THREAT OVERVIEW:
On April 26th 2014, Microsoft released a security advisory (2963983) for a zero-day vulnerability in Internet Explorer (CVE-2014-1776). Exploitation of the vulnerability is reportedly being used in limited, targeted attacks. The vulnerability exists in Internet Explorer 6, Internet Explorer 7, Internet Explorer 8, Internet Explorer 9, Internet Explorer 10, and Internet Explorer 11. There is currently no patch available for this vulnerability and Microsoft did not provide a release date for a patch.
Windows users running vulnerable versions of Internet Explorer are at risk, when visiting compromised websites containing malicious code to exploit this vulnerability.
THREAT DETAILS:
According to Microsoft, The vulnerability is a remote code execution vulnerability. The vulnerability exists in the way that Internet Explorer accesses an object in memory that has been deleted or has not been properly allocated. The vulnerability may corrupt memory in a way that could allow an attacker to execute arbitrary code in the context of the current user within Internet Explorer. An attacker could host a specially crafted website that is designed to exploit this vulnerability through Internet Explorer and then convince a user to view the website.
On completion of this investigation, Microsoft will take the appropriate action to protect customers, which may include providing a solution through the monthly security update release process, or an out-of-cycle security update, depending on customer needs.
IMPACT:
- An attacker who successfully exploited this vulnerability could execute arbitrary code in the context of the currently logged-in user.
- Users whose accounts are configured to have fewer user rights on the system could be less impacted than users who operate with administrative privileges.
AFFECTED SOFTWARE:
- Microsoft Internet Explorer 6
- Microsoft Internet Explorer 7
- Microsoft Internet Explorer 8
- Microsoft Internet Explorer 9
- Microsoft Internet Explorer 10
- Microsoft Internet Explorer 11
MITIGATION STRATEGIES:
Microsoft Internet Explorer users who are concerned about this vulnerability can follow these mitigation steps:
- Apply the updates from Microsoft as soon as they become available.
- Do not use Microsoft Internet Explorer until the patch for this vulnerability has been installed.
Mitigating Factors
- By default, Internet Explorer on Windows Server 2003, Windows Server 2008, Windows Server 2008 R2, Windows Server 2012, and Windows Server 2012 R2 runs in a restricted mode that is known as Enhanced Security Configuration. This mode mitigates this vulnerability.
- By default, all supported versions of Microsoft Outlook, Microsoft Outlook Express, and Windows Mail open HTML email messages in the Restricted sites zone. The Restricted sites zone, which disables script and ActiveX controls, helps reduce the risk of an attacker being able to use this vulnerability to execute malicious code. If a user clicks a link in an email message, the user could still be vulnerable to exploitation of this vulnerability through the web-based attack scenario.
- An attacker who successfully exploited this vulnerability could gain the same user rights as the current user. Users whose accounts are configured to have fewer user rights on the system could be less impacted than users who operate with administrative user rights.
- In a web-based attack scenario, an attacker could host a website that contains a webpage that is used to exploit this vulnerability. In addition, compromised websites and websites that accept or host user-provided content or advertisements could contain specially crafted content that could exploit this vulnerability. In all cases, however, an attacker would have no way to force users to visit these websites. Instead, an attacker would have to convince users to visit the website, typically by getting them to click a link in an email message or Instant Messenger message that takes users to the attacker’s website.

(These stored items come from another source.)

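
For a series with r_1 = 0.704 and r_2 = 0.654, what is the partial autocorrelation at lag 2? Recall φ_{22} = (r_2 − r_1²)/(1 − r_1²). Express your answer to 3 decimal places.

0.314

φ_{22} = (r_2 − r_1²) / (1 − r_1²)
r_1² = (0.704)² = 0.495616
Numerator = 0.654 − 0.4956 = 0.1584; denominator = 1 − 0.4956 = 0.5044
φ_{22} = 0.1584 / 0.5044 = 0.314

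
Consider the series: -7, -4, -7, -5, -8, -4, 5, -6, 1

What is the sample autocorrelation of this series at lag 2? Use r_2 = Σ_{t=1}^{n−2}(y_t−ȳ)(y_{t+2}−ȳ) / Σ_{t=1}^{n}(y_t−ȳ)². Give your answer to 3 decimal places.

Mean ȳ = (-7 − 4 − 7 − 5 − 8 − 4 + 5 − 6 + 1)/9 = -3.8889
Σ(y_t−ȳ)(y_{t+2}−ȳ) = (9.6790) + (0.1235) + (12.7901) + (0.1235) + (-36.5432) + (0.2346) + (43.4568) = 29.8642
Denominator Σ(y_t−ȳ)² = 144.8889
r_2 = 29.8642 / 144.8889 = 0.206

0.206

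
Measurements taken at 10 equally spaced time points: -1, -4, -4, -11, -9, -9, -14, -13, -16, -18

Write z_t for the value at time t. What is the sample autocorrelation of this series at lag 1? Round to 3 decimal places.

Mean z̄ = (-1 − 4 − 4 − 11 − 9 − 9 − 14 − 13 − 16 − 18)/10 = -9.9000
Numerator Σ_{t=1}^{9}(z_t−z̄)(z_{t+1}−z̄) = 157.9900
Denominator Σ(z_t−z̄)² = 280.9000
r_1 = 157.9900 / 280.9000 = 0.562

0.562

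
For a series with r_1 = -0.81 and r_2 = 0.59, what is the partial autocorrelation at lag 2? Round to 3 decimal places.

-0.192

φ_{22} = (r_2 − r_1²) / (1 − r_1²)
r_1² = (-0.81)² = 0.6561
Numerator = 0.59 − 0.6561 = -0.0661; denominator = 1 − 0.6561 = 0.3439
φ_{22} = -0.0661 / 0.3439 = -0.192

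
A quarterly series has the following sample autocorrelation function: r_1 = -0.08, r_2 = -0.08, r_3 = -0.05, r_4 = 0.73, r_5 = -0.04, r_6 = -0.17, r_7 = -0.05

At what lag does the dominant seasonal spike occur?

4

The largest autocorrelation is r_4 = 0.73; the remaining lags stay at or below -0.04.
The dominant spike at lag 4 indicates a seasonal period of 4.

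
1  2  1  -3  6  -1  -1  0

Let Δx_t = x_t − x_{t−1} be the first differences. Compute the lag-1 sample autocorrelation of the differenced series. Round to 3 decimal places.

First differences Δx: 1, -1, -4, 9, -7, 0, 1
Mean of differences = -0.1429
Numerator Σ(Δx_t−Δx̄)(Δx_{t+1}−Δx̄) = -96.4490
Denominator Σ(Δx_t−Δx̄)² = 148.8571
r_1(Δx) = -96.4490 / 148.8571 = -0.648

-0.648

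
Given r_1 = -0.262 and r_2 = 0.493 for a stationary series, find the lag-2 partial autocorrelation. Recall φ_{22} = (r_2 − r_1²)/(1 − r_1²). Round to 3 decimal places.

φ_{22} = (r_2 − r_1²) / (1 − r_1²)
r_1² = (-0.262)² = 0.068644
Numerator = 0.493 − 0.0686 = 0.4244; denominator = 1 − 0.0686 = 0.9314
φ_{22} = 0.4244 / 0.9314 = 0.456

0.456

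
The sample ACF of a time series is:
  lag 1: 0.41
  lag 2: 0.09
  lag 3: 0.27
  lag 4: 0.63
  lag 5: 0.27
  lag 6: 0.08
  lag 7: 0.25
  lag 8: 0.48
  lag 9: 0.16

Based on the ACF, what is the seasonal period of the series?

The largest autocorrelation is r_4 = 0.63, with a weaker echo at lag 8 (0.48); the remaining lags stay at or below 0.41. The elevated value at lag 1 (0.41), dropping to 0.09 at lag 2, reflects decaying short-term dependence rather than seasonality.
The dominant spike at lag 4 indicates a seasonal period of 4.

4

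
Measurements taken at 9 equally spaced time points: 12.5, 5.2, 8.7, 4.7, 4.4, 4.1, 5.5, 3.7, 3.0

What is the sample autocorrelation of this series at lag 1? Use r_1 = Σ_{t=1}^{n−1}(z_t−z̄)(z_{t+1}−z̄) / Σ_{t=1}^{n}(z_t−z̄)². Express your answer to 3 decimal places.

0.025

Mean z̄ = (12.5 + 5.2 + 8.7 + 4.7 + 4.4 + 4.1 + 5.5 + 3.7 + 3.0)/9 = 5.7556
Numerator Σ_{t=1}^{8}(z_t−z̄)(z_{t+1}−z̄) = 1.7969
Denominator Σ(z_t−z̄)² = 72.0422
r_1 = 1.7969 / 72.0422 = 0.025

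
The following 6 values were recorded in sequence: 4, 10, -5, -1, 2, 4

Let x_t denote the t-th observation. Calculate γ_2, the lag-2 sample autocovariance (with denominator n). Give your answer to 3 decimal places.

-6.815

Mean x̄ = (4 + 10 − 5 − 1 + 2 + 4)/6 = 2.3333
Σ_{t=1}^{4}(x_t−x̄)(x_{t+2}−x̄) = -40.8889
γ_2 = -40.8889 / 6 = -6.815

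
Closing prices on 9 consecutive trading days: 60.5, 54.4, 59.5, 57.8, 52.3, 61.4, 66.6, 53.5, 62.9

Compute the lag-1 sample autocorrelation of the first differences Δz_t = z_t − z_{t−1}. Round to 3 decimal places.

-0.482

First differences Δz: -6.1, 5.1, -1.7, -5.5, 9.1, 5.2, -13.1, 9.4
Mean of differences = 0.3000
Numerator Σ(Δz_t−Δz̄)(Δz_{t+1}−Δz̄) = -224.2400
Denominator Σ(Δz_t−Δz̄)² = 465.4600
r_1(Δz) = -224.2400 / 465.4600 = -0.482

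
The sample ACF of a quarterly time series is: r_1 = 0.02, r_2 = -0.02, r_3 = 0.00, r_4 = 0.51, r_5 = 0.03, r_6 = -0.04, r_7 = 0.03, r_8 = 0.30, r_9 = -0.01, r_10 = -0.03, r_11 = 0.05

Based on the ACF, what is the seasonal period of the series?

4

The largest autocorrelation is r_4 = 0.51, with a weaker echo at lag 8 (0.30); the remaining lags stay at or below 0.05.
The dominant spike at lag 4 indicates a seasonal period of 4.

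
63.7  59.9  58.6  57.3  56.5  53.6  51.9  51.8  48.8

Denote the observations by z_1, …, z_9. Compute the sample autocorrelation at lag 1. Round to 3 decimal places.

Mean z̄ = (63.7 + 59.9 + 58.6 + 57.3 + 56.5 + 53.6 + 51.9 + 51.8 + 48.8)/9 = 55.7889
Numerator Σ_{t=1}^{8}(z_t−z̄)(z_{t+1}−z̄) = 99.7488
Denominator Σ(z_t−z̄)² = 174.8489
r_1 = 99.7488 / 174.8489 = 0.570

0.570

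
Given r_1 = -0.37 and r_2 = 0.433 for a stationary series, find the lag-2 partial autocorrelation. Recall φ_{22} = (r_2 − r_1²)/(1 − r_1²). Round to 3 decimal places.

φ_{22} = (r_2 − r_1²) / (1 − r_1²)
r_1² = (-0.37)² = 0.1369
Numerator = 0.433 − 0.1369 = 0.2961; denominator = 1 − 0.1369 = 0.8631
φ_{22} = 0.2961 / 0.8631 = 0.343

0.343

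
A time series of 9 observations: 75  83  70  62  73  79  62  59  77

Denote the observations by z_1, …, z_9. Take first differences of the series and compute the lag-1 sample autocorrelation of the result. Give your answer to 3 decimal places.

First differences Δz: 8, -13, -8, 11, 6, -17, -3, 18
Mean of differences = 0.2500
Numerator Σ(Δz_t−Δz̄)(Δz_{t+1}−Δz̄) = -121.0625
Denominator Σ(Δz_t−Δz̄)² = 1075.5000
r_1(Δz) = -121.0625 / 1075.5000 = -0.113

-0.113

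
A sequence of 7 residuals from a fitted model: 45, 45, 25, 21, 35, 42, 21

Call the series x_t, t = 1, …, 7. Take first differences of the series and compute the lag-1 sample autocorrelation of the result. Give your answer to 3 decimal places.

First differences Δx: 0, -20, -4, 14, 7, -21
Mean of differences = -4.0000
Numerator Σ(Δx_t−Δx̄)(Δx_{t+1}−Δx̄) = -53.0000
Denominator Σ(Δx_t−Δx̄)² = 1006.0000
r_1(Δx) = -53.0000 / 1006.0000 = -0.053

-0.053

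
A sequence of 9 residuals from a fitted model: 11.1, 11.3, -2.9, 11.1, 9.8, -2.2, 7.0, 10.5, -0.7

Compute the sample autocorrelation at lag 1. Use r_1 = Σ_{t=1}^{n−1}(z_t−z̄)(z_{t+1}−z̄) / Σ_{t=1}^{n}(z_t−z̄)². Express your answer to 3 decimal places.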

Microsoft Suggested Workarounds:
- Workaround details: https://technet.microsoft.com/library/security/2963983
- Deploy the Enhanced Mitigation Experience Toolkit 4.1 (EMET). Note: EMET 3.0 does not mitigate this issue.
- Set Internet and Local intranet security zone settings to “High” to block ActiveX Controls and Active Scripting in these zones.
- Configure Internet Explorer to prompt before running Active Scripting or to disable Active Scripting in the Internet and Local intranet security zone.
- Unregister VGX.DLL.
- Modify the Access Control List on VGX.DLL to be more restrictive.
- Enable Enhanced Protected Mode For Internet Explorer 11 and Enable 64-bit Processes for Enhanced Protected Mode.